According to the sources, elderly men and the majority of women stood most firmly by the Christian faith, actively disputing with the Turkish religious authorities who sought to compel their apostasy. The Georgian population retained its native tongue throughout the Ottoman period even as much of the nobility and, by the end of the eighteenth century, the broader population converted to Islam.
The Martyrdoms
In 1790, Ottoman forces arrested Christian dissenters and brought them to a twelfth-century bridge — the Bridge of Queen Tamar — spanning the River Atcharistsqali, where, according to the sources, a guillotine was erected and the prisoners were systematically executed by beheading. The severed tongues of the executed were sent to the pasha as proof of the killings, and the bodies were thrown into the river.
Execution sites are recorded across multiple villages of the region, including Atcharistsqali, Keda, Chakvi, Khulo, Machakhela, and Gonio. Historical museum records describe additional tortures inflicted on those who refused to apostatize, among them flaying, quartering, piercing with flaming rods, immersion in boiling water, and exposure to molten lead and hot lime.
The primary historical source for the account is the scholar Zakaria Chichinadze. Because individual names were not preserved, the martyrs are venerated together as the fathers and mothers of Atchara.
Related Martyrdoms in the Region
The Atcharan martyrdoms form part of a broader pattern of mass martyrdom for refusal to convert to Islam across Ottoman-controlled southern Georgia and northeastern Anatolia in the sixteenth through eighteenth centuries.
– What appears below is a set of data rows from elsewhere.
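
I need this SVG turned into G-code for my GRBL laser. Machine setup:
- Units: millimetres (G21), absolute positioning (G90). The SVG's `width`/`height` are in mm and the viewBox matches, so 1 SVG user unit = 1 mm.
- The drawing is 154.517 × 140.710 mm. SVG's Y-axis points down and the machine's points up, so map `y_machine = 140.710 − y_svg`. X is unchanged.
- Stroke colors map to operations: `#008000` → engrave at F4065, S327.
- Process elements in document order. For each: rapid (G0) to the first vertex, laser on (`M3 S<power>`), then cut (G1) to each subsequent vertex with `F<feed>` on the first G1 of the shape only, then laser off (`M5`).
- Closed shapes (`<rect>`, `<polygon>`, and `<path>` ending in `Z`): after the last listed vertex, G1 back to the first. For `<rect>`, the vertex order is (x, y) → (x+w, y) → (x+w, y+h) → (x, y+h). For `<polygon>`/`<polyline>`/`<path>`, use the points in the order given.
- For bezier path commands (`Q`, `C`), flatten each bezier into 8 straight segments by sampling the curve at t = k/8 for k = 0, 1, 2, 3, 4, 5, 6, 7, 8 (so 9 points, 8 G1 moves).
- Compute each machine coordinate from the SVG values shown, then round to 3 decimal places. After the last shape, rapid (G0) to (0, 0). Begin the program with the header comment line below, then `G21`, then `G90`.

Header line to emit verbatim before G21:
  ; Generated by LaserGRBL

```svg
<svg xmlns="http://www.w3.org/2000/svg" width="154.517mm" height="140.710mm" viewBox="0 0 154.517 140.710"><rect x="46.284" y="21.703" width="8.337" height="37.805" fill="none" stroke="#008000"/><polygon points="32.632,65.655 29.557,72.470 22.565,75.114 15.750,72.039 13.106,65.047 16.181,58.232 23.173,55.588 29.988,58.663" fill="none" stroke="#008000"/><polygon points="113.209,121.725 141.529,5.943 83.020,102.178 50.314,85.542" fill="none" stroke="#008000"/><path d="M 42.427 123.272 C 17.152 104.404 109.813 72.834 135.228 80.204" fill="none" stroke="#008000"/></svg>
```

viewBox `0 0 154.517 140.710` with mm width/height → 1 unit = 1 mm. Flip: y_m = 140.710 − y_svg.

**Shape 1** — `<rect>` rectangle, stroke `#008000` → engrave (S327, F4065). Machine vertices: (46.284,119.007) → (54.621,119.007) → (54.621,81.202) → (46.284,81.202) → (46.284,119.007). Closed: final G1 returns to the first vertex.

**Shape 2** — `<polygon>` regular polygon, stroke `#008000` → engrave (S327, F4065). Machine vertices: (32.632,75.055) → (29.557,68.240) → (22.565,65.596) → (15.750,68.671) → (13.106,75.663) → (16.181,82.478) → (23.173,85.122) → (29.988,82.047) → (32.632,75.055). Closed: final G1 returns to the first vertex.

**Shape 3** — `<polygon>` closed polygon, stroke `#008000` → engrave (S327, F4065). Machine vertices: (113.209,18.985) → (141.529,134.767) → (83.020,38.532) → (50.314,55.168) → (113.209,18.985). Closed: final G1 returns to the first vertex.

**Shape 4** — `<path>` cubic bezier, stroke `#008000` → engrave (S327, F4065). Control points (SVG): P0=(42.427,123.272), P1=(17.152,104.404), P2=(109.813,72.834), P3=(135.228,80.204); sampled at t=k/8. Machine vertices: (42.427,17.438) → (38.115,25.008) → (42.690,33.164) → (53.981,41.300) → (69.819,48.811) → (88.032,55.093) → (106.452,59.539) → (122.907,61.545) → (135.228,60.506). Open path.

; Generated by LaserGRBL
G21
G90
G0 X46.284 Y119.007
M3 S327
G1 X54.621 Y119.007 F4065
G1 X54.621 Y81.202
G1 X46.284 Y81.202
G1 X46.284 Y119.007
M5
G0 X32.632 Y75.055
M3 S327
G1 X29.557 Y68.240 F4065
G1 X22.565 Y65.596
G1 X15.750 Y68.671
G1 X13.106 Y75.663
G1 X16.181 Y82.478
G1 X23.173 Y85.122
G1 X29.988 Y82.047
G1 X32.632 Y75.055
M5
G0 X113.209 Y18.985
M3 S327
G1 X141.529 Y134.767 F4065
G1 X83.020 Y38.532
G1 X50.314 Y55.168
G1 X113.209 Y18.985
M5
G0 X42.427 Y17.438
M3 S327
G1 X38.115 Y25.008 F4065
G1 X42.690 Y33.164
G1 X53.981 Y41.300
G1 X69.819 Y48.811
G1 X88.032 Y55.093
G1 X106.452 Y59.539
G1 X122.907 Y61.545
G1 X135.228 Y60.506
M5
G0 X0.000 Y0.000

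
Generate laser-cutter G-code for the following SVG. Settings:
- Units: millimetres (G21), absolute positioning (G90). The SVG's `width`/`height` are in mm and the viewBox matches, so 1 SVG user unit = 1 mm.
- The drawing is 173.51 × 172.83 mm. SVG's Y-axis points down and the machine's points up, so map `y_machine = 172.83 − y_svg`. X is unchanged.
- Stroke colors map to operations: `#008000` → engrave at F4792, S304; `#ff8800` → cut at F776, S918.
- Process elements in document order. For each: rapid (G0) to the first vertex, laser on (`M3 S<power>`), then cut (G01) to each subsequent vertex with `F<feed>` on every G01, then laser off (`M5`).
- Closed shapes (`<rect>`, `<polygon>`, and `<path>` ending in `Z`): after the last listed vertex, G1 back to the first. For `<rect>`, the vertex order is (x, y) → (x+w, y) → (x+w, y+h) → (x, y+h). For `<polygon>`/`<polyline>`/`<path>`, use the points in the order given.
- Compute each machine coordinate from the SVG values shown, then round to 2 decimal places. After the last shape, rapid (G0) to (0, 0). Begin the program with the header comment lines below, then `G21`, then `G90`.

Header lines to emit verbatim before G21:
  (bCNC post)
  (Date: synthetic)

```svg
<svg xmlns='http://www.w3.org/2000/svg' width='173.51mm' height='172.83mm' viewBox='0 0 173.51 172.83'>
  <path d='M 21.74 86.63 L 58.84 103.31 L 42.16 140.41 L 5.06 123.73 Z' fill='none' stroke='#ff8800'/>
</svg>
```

(bCNC post)
(Date: synthetic)
G21
G90
G0 X21.74 Y86.20
M3 S918
G01 X58.84 Y69.52 F776
G01 X42.16 Y32.42 F776
G01 X5.06 Y49.10 F776
G01 X21.74 Y86.20 F776
M5
G0 X0.00 Y0.00

Since the viewBox matches the mm dimensions, user units are millimetres directly. The only transform is the Y-flip y_m = 172.83 − y_svg.

Shape 1 is a regular polygon drawn with `<path>`. Its stroke #ff8800 means cut at S918, F776. After flipping Y the toolpath is (21.74,86.20) → (58.84,69.52) → (42.16,32.42) → (5.06,49.10) → (21.74,86.20), returning to the start.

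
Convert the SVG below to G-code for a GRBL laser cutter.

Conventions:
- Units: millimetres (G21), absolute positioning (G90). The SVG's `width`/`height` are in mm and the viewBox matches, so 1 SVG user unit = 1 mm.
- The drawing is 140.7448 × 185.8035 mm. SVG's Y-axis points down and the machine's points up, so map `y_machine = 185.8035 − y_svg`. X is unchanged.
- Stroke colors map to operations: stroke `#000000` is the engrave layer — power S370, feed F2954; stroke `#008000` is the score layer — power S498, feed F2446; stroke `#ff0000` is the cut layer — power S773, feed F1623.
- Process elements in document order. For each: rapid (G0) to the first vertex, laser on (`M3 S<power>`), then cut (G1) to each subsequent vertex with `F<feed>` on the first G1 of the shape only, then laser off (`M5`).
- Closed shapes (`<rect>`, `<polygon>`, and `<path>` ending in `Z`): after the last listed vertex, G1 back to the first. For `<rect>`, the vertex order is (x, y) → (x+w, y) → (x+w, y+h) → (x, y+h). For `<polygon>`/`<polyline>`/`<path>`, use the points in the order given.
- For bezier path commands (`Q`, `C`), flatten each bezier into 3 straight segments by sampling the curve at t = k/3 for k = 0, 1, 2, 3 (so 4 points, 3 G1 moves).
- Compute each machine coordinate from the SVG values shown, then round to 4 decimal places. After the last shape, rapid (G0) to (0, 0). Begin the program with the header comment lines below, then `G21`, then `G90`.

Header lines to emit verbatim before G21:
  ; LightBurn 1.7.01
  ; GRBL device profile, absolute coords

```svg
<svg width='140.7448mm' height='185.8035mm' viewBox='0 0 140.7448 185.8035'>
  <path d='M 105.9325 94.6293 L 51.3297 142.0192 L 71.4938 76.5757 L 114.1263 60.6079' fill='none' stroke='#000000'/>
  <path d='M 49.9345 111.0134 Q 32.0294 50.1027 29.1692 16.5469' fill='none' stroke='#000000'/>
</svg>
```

1 u = 1 mm; y_m = 185.8035 − y.

[1] `<path>` open polyline, #000000→engrave S370 F2954: (105.9325,91.1742) → (51.3297,43.7843) → (71.4938,109.2278) → (114.1263,125.1956)

[2] `<path>` quadratic bezier, #000000→engrave S370 F2954: (49.9345,74.7901) → (39.6694,112.3578) → (32.7477,143.8466) → (29.1692,169.2566)

; LightBurn 1.7.01
; GRBL device profile, absolute coords
G21
G90
G0 X105.9325 Y91.1742
M3 S370
G1 X51.3297 Y43.7843 F2954
G1 X71.4938 Y109.2278
G1 X114.1263 Y125.1956
M5
G0 X49.9345 Y74.7901
M3 S370
G1 X39.6694 Y112.3578 F2954
G1 X32.7477 Y143.8466
G1 X29.1692 Y169.2566
M5
G0 X0.0000 Y0.0000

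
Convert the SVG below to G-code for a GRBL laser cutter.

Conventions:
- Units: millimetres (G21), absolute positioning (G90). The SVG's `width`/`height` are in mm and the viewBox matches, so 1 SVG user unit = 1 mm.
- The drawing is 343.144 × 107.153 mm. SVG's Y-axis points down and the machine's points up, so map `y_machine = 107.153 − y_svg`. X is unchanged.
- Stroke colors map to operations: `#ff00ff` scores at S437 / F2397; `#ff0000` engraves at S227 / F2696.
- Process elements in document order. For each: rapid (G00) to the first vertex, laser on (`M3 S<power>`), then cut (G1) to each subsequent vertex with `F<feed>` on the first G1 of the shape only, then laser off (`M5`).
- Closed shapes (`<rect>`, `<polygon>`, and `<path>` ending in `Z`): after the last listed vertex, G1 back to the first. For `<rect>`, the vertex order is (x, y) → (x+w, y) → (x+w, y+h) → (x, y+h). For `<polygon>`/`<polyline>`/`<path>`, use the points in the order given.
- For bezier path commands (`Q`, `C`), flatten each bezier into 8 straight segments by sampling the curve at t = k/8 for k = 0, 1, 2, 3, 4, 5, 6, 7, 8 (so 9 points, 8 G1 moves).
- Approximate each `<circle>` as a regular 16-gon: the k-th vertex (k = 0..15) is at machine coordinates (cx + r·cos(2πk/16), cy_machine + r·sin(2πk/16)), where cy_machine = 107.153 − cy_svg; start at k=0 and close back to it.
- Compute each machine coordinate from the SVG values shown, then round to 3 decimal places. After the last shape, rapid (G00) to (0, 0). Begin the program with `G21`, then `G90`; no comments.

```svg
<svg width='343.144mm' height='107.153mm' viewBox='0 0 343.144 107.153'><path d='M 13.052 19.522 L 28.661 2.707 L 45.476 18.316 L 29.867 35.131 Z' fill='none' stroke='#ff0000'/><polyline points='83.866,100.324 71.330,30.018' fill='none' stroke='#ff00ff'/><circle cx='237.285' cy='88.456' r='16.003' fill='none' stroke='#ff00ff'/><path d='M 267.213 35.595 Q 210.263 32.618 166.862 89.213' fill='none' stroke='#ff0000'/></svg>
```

viewBox `0 0 343.144 107.153` with mm width/height → 1 unit = 1 mm. Flip: y_m = 107.153 − y_svg.

**Shape 1** — `<path>` regular polygon, stroke `#ff0000` → engrave (S227, F2696). Machine vertices: (13.052,87.631) → (28.661,104.446) → (45.476,88.837) → (29.867,72.022) → (13.052,87.631). Closed: final G1 returns to the first vertex.

**Shape 2** — `<polyline>` line segment, stroke `#ff00ff` → score (S437, F2397). Machine vertices: (83.866,6.829) → (71.330,77.135). Open path.

**Shape 3** — `<circle>` circle, stroke `#ff00ff` → score (S437, F2397). Machine vertices: (253.288,18.697) → (252.070,24.821) → (248.601,30.013) → (243.409,33.482) → (237.285,34.700) → (231.161,33.482) → (225.969,30.013) → (222.500,24.821) → (221.282,18.697) → (222.500,12.573) → (225.969,7.381) → (231.161,3.912) → (237.285,2.694) → (243.409,3.912) → (248.601,7.381) → (252.070,12.573) → (253.288,18.697). Closed: final G1 returns to the first vertex.

**Shape 4** — `<path>` quadratic bezier, stroke `#ff0000` → engrave (S227, F2696). Control points (SVG): P0=(267.213,35.595), P1=(210.263,32.618), P2=(166.862,89.213); sampled at t=k/8. Machine vertices: (267.213,71.558) → (253.187,71.371) → (239.585,69.323) → (226.406,65.413) → (213.650,59.642) → (201.318,52.009) → (189.409,42.514) → (177.924,31.158) → (166.862,17.940). Open path.

G21
G90
G00 X13.052 Y87.631
M3 S227
G1 X28.661 Y104.446 F2696
G1 X45.476 Y88.837
G1 X29.867 Y72.022
G1 X13.052 Y87.631
M5
G00 X83.866 Y6.829
M3 S437
G1 X71.330 Y77.135 F2397
M5
G00 X253.288 Y18.697
M3 S437
G1 X252.070 Y24.821 F2397
G1 X248.601 Y30.013
G1 X243.409 Y33.482
G1 X237.285 Y34.700
G1 X231.161 Y33.482
G1 X225.969 Y30.013
G1 X222.500 Y24.821
G1 X221.282 Y18.697
G1 X222.500 Y12.573
G1 X225.969 Y7.381
G1 X231.161 Y3.912
G1 X237.285 Y2.694
G1 X243.409 Y3.912
G1 X248.601 Y7.381
G1 X252.070 Y12.573
G1 X253.288 Y18.697
M5
G00 X267.213 Y71.558
M3 S227
G1 X253.187 Y71.371 F2696
G1 X239.585 Y69.323
G1 X226.406 Y65.413
G1 X213.650 Y59.642
G1 X201.318 Y52.009
G1 X189.409 Y42.514
G1 X177.924 Y31.158
G1 X166.862 Y17.940
M5
G00 X0.000 Y0.000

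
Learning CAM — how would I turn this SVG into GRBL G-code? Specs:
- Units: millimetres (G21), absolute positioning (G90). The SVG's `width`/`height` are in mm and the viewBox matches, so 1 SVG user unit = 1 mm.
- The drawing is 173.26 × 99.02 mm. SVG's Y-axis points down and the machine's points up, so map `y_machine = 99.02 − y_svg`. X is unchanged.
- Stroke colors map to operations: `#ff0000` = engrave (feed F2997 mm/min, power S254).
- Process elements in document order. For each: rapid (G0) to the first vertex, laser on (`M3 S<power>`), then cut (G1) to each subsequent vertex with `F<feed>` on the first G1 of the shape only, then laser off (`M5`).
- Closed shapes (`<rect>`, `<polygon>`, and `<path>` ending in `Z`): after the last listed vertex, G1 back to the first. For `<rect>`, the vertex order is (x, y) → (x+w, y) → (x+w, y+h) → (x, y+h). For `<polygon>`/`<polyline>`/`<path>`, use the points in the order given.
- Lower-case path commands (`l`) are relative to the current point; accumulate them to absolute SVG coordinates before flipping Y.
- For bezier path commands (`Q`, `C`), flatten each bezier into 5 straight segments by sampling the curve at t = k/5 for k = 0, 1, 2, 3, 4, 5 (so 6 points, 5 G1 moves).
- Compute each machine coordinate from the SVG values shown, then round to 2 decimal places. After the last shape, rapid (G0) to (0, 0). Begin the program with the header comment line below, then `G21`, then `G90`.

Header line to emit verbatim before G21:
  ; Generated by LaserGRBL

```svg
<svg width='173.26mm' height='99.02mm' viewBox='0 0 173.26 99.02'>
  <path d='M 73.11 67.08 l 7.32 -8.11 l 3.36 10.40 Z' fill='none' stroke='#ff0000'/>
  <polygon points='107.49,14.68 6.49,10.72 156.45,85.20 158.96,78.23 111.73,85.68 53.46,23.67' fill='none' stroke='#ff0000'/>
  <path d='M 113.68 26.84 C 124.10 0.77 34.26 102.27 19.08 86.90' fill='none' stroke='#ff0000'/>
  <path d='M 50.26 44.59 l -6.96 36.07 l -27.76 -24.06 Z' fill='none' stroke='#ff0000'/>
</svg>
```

; Generated by LaserGRBL
G21
G90
G0 X73.11 Y31.94
M3 S254
G1 X80.43 Y40.05 F2997
G1 X83.79 Y29.65
G1 X73.11 Y31.94
M5
G0 X107.49 Y84.34
M3 S254
G1 X6.49 Y88.30 F2997
G1 X156.45 Y13.82
G1 X158.96 Y20.79
G1 X111.73 Y13.34
G1 X53.46 Y75.35
G1 X107.49 Y84.34
M5
G0 X113.68 Y72.18
M3 S254
G1 X109.30 Y74.47 F2997
G1 X89.25 Y57.87
G1 X61.94 Y34.13
G1 X35.75 Y14.97
G1 X19.08 Y12.12
M5
G0 X50.26 Y54.43
M3 S254
G1 X43.30 Y18.36 F2997
G1 X15.54 Y42.42
G1 X50.26 Y54.43
M5
G0 X0.00 Y0.00

Since the viewBox matches the mm dimensions, user units are millimetres directly. The only transform is the Y-flip y_m = 99.02 − y_svg.

Shape 1 is a regular polygon drawn with `<path>`. Its stroke #ff0000 means engrave at S254, F2997. After flipping Y the toolpath is (73.11,31.94) → (80.43,40.05) → (83.79,29.65) → (73.11,31.94), returning to the start.

Shape 2 is a closed polygon drawn with `<polygon>`. Its stroke #ff0000 means engrave at S254, F2997. After flipping Y the toolpath is (107.49,84.34) → (6.49,88.30) → (156.45,13.82) → (158.96,20.79) → (111.73,13.34) → (53.46,75.35) → (107.49,84.34), returning to the start.

Shape 3 is a cubic bezier drawn with `<path>`. Its stroke #ff0000 means engrave at S254, F2997. After flipping Y the toolpath is (113.68,72.18) → (109.30,74.47) → (89.25,57.87) → (61.94,34.13) → (35.75,14.97) → (19.08,12.12).

Shape 4 is a regular polygon drawn with `<path>`. Its stroke #ff0000 means engrave at S254, F2997. After flipping Y the toolpath is (50.26,54.43) → (43.30,18.36) → (15.54,42.42) → (50.26,54.43), returning to the start.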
A closely related episode is recorded from neighboring Lazistan (Chaneti), a region adjoining Atchara to the southwest: the execution of about three hundred Laz warriors and clergy on Mount Dudikvati and Mount Papati, occurring between 1600 and 1620. According to the source, these beheadings resulted in the dissolution of the local Church and the subsequent conversion to Islam of most survivors.